Brian Elliot/Jaroslav Halak (STL): Halak was injured and Elliot took over and sealed the series win against the Sharks. So who starts Round 2? There's the guy who played most of the regular season and has the better playoff track record (against Montreal) in Halak. Or there's the guy who played slightly less but had much better regular and postseason numbers. He took over against San Jose and brought a sense of calm that allowed the Blues to close out the Sharks in five. It's a tough question and one that will be consistently asked if whichever one gets the start struggles at any point in the series. 
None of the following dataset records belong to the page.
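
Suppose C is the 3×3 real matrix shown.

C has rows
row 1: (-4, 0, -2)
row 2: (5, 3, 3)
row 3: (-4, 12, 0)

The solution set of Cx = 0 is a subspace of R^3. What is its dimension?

Row reduce to echelon form.
R2 ← R2 + (5/4)·R1: [0, 3, 1/2]
R3 ← R3 − R1: [0, 12, 2]
R3 ← R3 − (4)·R2: [0, 0, 0]
2 nonzero rows, so rank(C) = 2.
C has 3 columns; by rank–nullity, nullity = 3 − 2 = 1.

1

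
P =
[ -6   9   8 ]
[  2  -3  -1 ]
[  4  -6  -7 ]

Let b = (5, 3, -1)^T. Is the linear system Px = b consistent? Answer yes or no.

Row reduce the augmented matrix [P | b].
R2 ← R2 + (1/3)·R1: [0, 0, 5/3, 14/3]
R3 ← R3 + (2/3)·R1: [0, 0, -5/3, 7/3]
R3 ← R3 + R2: [0, 0, 0, 7]
The echelon form has 3 nonzero rows; the last pivot sits in the augmented column, so rank(P) = 2 but rank([P|b]) = 3.
Since the ranks differ, the system is inconsistent.

no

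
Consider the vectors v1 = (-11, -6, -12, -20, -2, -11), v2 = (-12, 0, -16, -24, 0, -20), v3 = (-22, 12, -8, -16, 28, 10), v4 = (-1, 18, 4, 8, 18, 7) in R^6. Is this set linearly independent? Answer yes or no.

no

Form the matrix with these vectors as rows and row reduce.
R2 ← R2 − (12/11)·R1: [0, 72/11, -32/11, -24/11, 24/11, -8]
R3 ← R3 − (2)·R1: [0, 24, 16, 24, 32, 32]
R4 ← R4 − (1/11)·R1: [0, 204/11, 56/11, 108/11, 200/11, 8]
R3 ← R3 − (11/3)·R2: [0, 0, 80/3, 32, 24, 184/3]
R4 ← R4 − (17/6)·R2: [0, 0, 40/3, 16, 12, 92/3]
R4 ← R4 − (1/2)·R3: [0, 0, 0, 0, 0, 0]
3 nonzero rows, so the 4 vectors span a space of dimension 3.
Since 3 < 4, the vectors are linearly dependent.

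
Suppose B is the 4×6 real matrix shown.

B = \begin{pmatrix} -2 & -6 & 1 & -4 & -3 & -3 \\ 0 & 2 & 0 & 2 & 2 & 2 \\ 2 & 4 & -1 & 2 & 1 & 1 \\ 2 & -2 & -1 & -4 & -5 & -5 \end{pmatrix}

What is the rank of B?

2

Row reduce to echelon form.
R3 ← R3 + R1: [0, -2, 0, -2, -2, -2]
R4 ← R4 + R1: [0, -8, 0, -8, -8, -8]
R3 ← R3 + R2: [0, 0, 0, 0, 0, 0]
R4 ← R4 + (4)·R2: [0, 0, 0, 0, 0, 0]
Echelon form has 2 nonzero rows, so rank(B) = 2.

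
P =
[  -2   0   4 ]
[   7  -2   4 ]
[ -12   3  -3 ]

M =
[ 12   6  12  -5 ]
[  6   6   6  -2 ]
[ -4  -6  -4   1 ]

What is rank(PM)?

First compute PM:
[[-40, -36, -40,  14],
 [ 56,   6,  56, -27],
 [-114, -36, -114,  51]]
Now row reduce the product.
R2 ← R2 + (7/5)·R1: [0, -222/5, 0, -37/5]
R3 ← R3 − (57/20)·R1: [0, 333/5, 0, 111/10]
R3 ← R3 + (3/2)·R2: [0, 0, 0, 0]
2 nonzero rows, so rank(PM) = 2.

2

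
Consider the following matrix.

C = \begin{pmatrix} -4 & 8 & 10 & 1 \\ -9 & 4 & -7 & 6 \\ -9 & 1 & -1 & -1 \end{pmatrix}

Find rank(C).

Row reduce to echelon form.
R2 ← R2 − (9/4)·R1: [0, -14, -59/2, 15/4]
R3 ← R3 − (9/4)·R1: [0, -17, -47/2, -13/4]
R3 ← R3 − (17/14)·R2: [0, 0, 345/28, -437/56]
Echelon form has 3 nonzero rows, so rank(C) = 3.

3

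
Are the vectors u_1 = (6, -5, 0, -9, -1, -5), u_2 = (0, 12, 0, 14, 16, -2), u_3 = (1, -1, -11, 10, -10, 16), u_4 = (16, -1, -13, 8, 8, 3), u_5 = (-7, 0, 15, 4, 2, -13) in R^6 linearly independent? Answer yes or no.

Form the matrix with these vectors as rows and row reduce.
R3 ← R3 − (1/6)·R1: [0, -1/6, -11, 23/2, -59/6, 101/6]
R4 ← R4 − (8/3)·R1: [0, 37/3, -13, 32, 32/3, 49/3]
R5 ← R5 + (7/6)·R1: [0, -35/6, 15, -13/2, 5/6, -113/6]
R3 ← R3 + (1/72)·R2: [0, 0, -11, 421/36, -173/18, 605/36]
R4 ← R4 − (37/36)·R2: [0, 0, -13, 317/18, -52/9, 331/18]
R5 ← R5 + (35/72)·R2: [0, 0, 15, 11/36, 155/18, -713/36]
R4 ← R4 − (13/11)·R3: [0, 0, 0, 1501/396, 1105/198, -53/36]
R5 ← R5 + (15/11)·R3: [0, 0, 0, 1609/99, -445/99, 28/9]
R5 ← R5 − (6436/1501)·R4: [0, 0, 0, 0, -42665/1501, 14145/1501]
5 nonzero rows, so the 5 vectors span a space of dimension 5.
Since 5 = 5, the vectors are linearly independent.

yes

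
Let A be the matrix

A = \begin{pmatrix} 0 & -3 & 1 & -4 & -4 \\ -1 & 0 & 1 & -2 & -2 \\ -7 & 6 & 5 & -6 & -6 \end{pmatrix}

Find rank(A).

Row reduce to echelon form.
Swap R1 ↔ R2
R3 ← R3 − (7)·R1: [0, 6, -2, 8, 8]
R3 ← R3 + (2)·R2: [0, 0, 0, 0, 0]
Echelon form has 2 nonzero rows, so rank(A) = 2.

2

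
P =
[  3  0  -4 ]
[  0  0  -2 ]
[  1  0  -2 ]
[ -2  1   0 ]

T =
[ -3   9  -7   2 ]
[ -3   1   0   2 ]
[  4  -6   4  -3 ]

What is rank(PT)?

First compute PT:
[[-25,  51, -37,  18],
 [ -8,  12,  -8,   6],
 [-11,  21, -15,   8],
 [  3, -17,  14,  -2]]
Now row reduce the product.
R2 ← R2 − (8/25)·R1: [0, -108/25, 96/25, 6/25]
R3 ← R3 − (11/25)·R1: [0, -36/25, 32/25, 2/25]
R4 ← R4 + (3/25)·R1: [0, -272/25, 239/25, 4/25]
R3 ← R3 − (1/3)·R2: [0, 0, 0, 0]
R4 ← R4 − (68/27)·R2: [0, 0, -1/9, -4/9]
Swap R3 ↔ R4
3 nonzero rows, so rank(PT) = 3.

3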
Mike Richards/Jeff Carter (LA): He looked absolutely dominant against the Canucks in Game 1 but then dropped off the score sheet for the most part. The duo of Richards and Carter gives the Kings the kind of secondary scoring they've been lacking for years. But if they aren't scoring, it puts even more pressure on the No. 1 line of Williams/Kopitar/Brown to score and makes it a lot easier on the Blues' checking units. Carter and Richards have the big-game pedigree and skills to make a serious difference against the Blues. The only question left is: will they?


Verdict: Blues in Six Games

The Blues have a deeper offence, better defence and a huge advantage in special teams, which makes a huge difference when it comes to teams who play with similar styles. If Quick can steal a few games and if Richards and Carter show up to play, and if Kopitar and Brown continue to dominate, then the Kings may be able to push this series to seven games. But that is a few too many "ifs" for me.